An extract of willow bark, called salicin, after the Latin name for the white willow (Salix alba), was isolated and named by German chemist Johann Andreas Buchner in 1828. A larger amount of the substance was isolated in 1829 by Henri Leroux, a French pharmacist. Raffaele Piria, an Italian chemist, was able to convert the substance into a sugar and a second component, which on oxidation becomes salicylic acid.

Salicylic acid was also isolated from the herb meadowsweet (Filipendula ulmaria, formerly classified as Spiraea ulmaria) by German researchers in 1839. Their extract caused digestive problems such as gastric irritation, bleeding, diarrhea, and even death when consumed in high doses.

In 1874 the Scottish physician Thomas MacLagan experimented with salicin as a treatment for acute rheumatism, with considerable success, as he reported in The Lancet in 1876. Meanwhile, German scientists tried sodium salicylate with less success and more severe side effects.
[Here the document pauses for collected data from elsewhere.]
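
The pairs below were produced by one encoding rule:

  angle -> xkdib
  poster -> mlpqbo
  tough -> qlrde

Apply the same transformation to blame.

Compare letters: a→x is +23, n→k is +23, g→d is +23 — a constant shift. Every letter moves 23 places later in the alphabet, wrapping around z→a.
On blame: b+23=y, l+23=i, a+23=x, m+23=j, e+23=b.

yixjb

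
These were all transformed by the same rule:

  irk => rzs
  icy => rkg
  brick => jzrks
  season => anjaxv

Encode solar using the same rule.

The shift depends on letter class: consonant r→z is +8, but vowel i→r is +9. The rule splits by letter class: vowels +9, consonants +8.
On solar: s(cons)+8=a, o(vowel)+9=x, l(cons)+8=t, a(vowel)+9=j, r(cons)+8=z.

axtjz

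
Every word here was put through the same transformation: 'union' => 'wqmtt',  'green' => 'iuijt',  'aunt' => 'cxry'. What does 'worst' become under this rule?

In union: u→w is +2, n→q is +3, i→m is +4, o→t is +5 — the shift increases by 1 each position. Each letter shifts forward by (position + 2), i.e. 2, 3, 4, … — the shift grows by one for each successive letter.
On worst: w+2=y, o+3=r, r+4=v, s+5=x, t+6=z.

yrvxz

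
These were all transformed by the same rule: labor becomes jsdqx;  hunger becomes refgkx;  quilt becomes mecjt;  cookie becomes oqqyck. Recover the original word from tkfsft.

tenant

l(11)→j(9) and a(0)→s(18) fit y≡11x+18 (mod 26); the inverse of 11 mod 26 is 19. This is an affine cipher: with a=0,…,z=25, each position x becomes (11x+18) mod 26.
Undoing it on tkfsft: t(19)→19·(19−18)≡19=t; k(10)→19·(10−18)≡4=e; f(5)→19·(5−18)≡13=n; s(18)→19·(18−18)≡0=a; f(5)→19·(5−18)≡13=n; t(19)→19·(19−18)≡19=t (all mod 26).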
In 1979, salicylates were found to be involved in induced defenses of the tobacco plant against tobacco mosaic virus. In 1987, salicylic acid was identified as the long-sought signal that causes thermogenic plants, such as the voodoo lily, Sauromatum guttatum, to produce heat.

== Dietary sources ==
Salicylic acid occurs in plants as free salicylic acid and its carboxylated esters and phenolic glycosides. Several studies suggest that humans metabolize salicylic acid in measurable quantities from these plants. High-salicylate beverages and foods include beer, coffee, tea, numerous fruits and vegetables, sweet potato, nuts, and olive oil. Meat, poultry, fish, eggs, dairy products, sugar, breads and cereals have low salicylate content.
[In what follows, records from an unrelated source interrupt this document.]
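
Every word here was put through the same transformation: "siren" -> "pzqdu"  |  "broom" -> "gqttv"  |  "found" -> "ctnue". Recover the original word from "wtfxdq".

s(18)→p(15) and i(8)→z(25) fit y≡25x+7 (mod 26); the inverse of 25 mod 26 is 25. This is an affine cipher: with a=0,…,z=25, each position x becomes (25x+7) mod 26.
Undoing it on wtfxdq: w(22)→25·(22−7)≡11=l; t(19)→25·(19−7)≡14=o; f(5)→25·(5−7)≡2=c; x(23)→25·(23−7)≡10=k; d(3)→25·(3−7)≡4=e; q(16)→25·(16−7)≡17=r (all mod 26).

locker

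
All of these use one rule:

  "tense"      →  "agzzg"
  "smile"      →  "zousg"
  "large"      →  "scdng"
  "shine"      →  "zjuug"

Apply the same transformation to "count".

jqguv

The shifts repeat in a cycle of length 3: positions 0,1,… shift by +7, +2, +12, then the pattern repeats.
On count: c+7=j, o+2=q, u+12=g, n+7=u, t+2=v.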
Some people with sensitivity to dietary salicylates may have symptoms of allergic reaction, such as bronchial asthma, rhinitis, gastrointestinal disorders, or diarrhea, so may need to adopt a low-salicylate diet.

==Plant hormone==
Salicylic acid is a phenolic phytohormone, and is found in plants with roles in plant growth and development, photosynthesis, transpiration, and ion uptake and transport. Salicylic acid is involved in endogenous signaling, mediating plant defense against pathogens. It plays a role in the resistance to pathogens (i.e. systemic acquired resistance) by inducing the production of pathogenesis-related proteins and other defensive metabolites. SA's defence signalling role is most clearly demonstrated by experiments which do away with it: Delaney et al. 1994, Gaffney et al. 1993, Lawton et al. 1995, and Vernooij et al. 1994, each use Nicotiana tabacum or Arabidopsis expressing nahG, for salicylate hydroxylase. Pathogen inoculation did not produce the customarily high SA levels, SAR was not produced, and no pathogenesis-related (PR) genes were expressed in systemic leaves. Indeed, the subjects were more susceptible to virulent and even normally avirulent pathogens.

Exogenously, salicylic acid can aid plant development via enhanced seed germination, bud flowering, and fruit ripening, though too high of a concentration of salicylic acid can negatively regulate these developmental processes.

The volatile methyl ester of salicylic acid, methyl salicylate, can also diffuse through the air, facilitating plant-plant communication. Methyl salicylate is taken up by the stomata of the nearby plant, where it can induce an immune response after being converted back to salicylic acid.

=== Signal transduction ===
A number of proteins have been identified that interact with SA in plants, especially salicylic acid binding proteins (SABPs) and the NPR genes (nonexpressor of pathogenesis-related genes), which are putative receptors.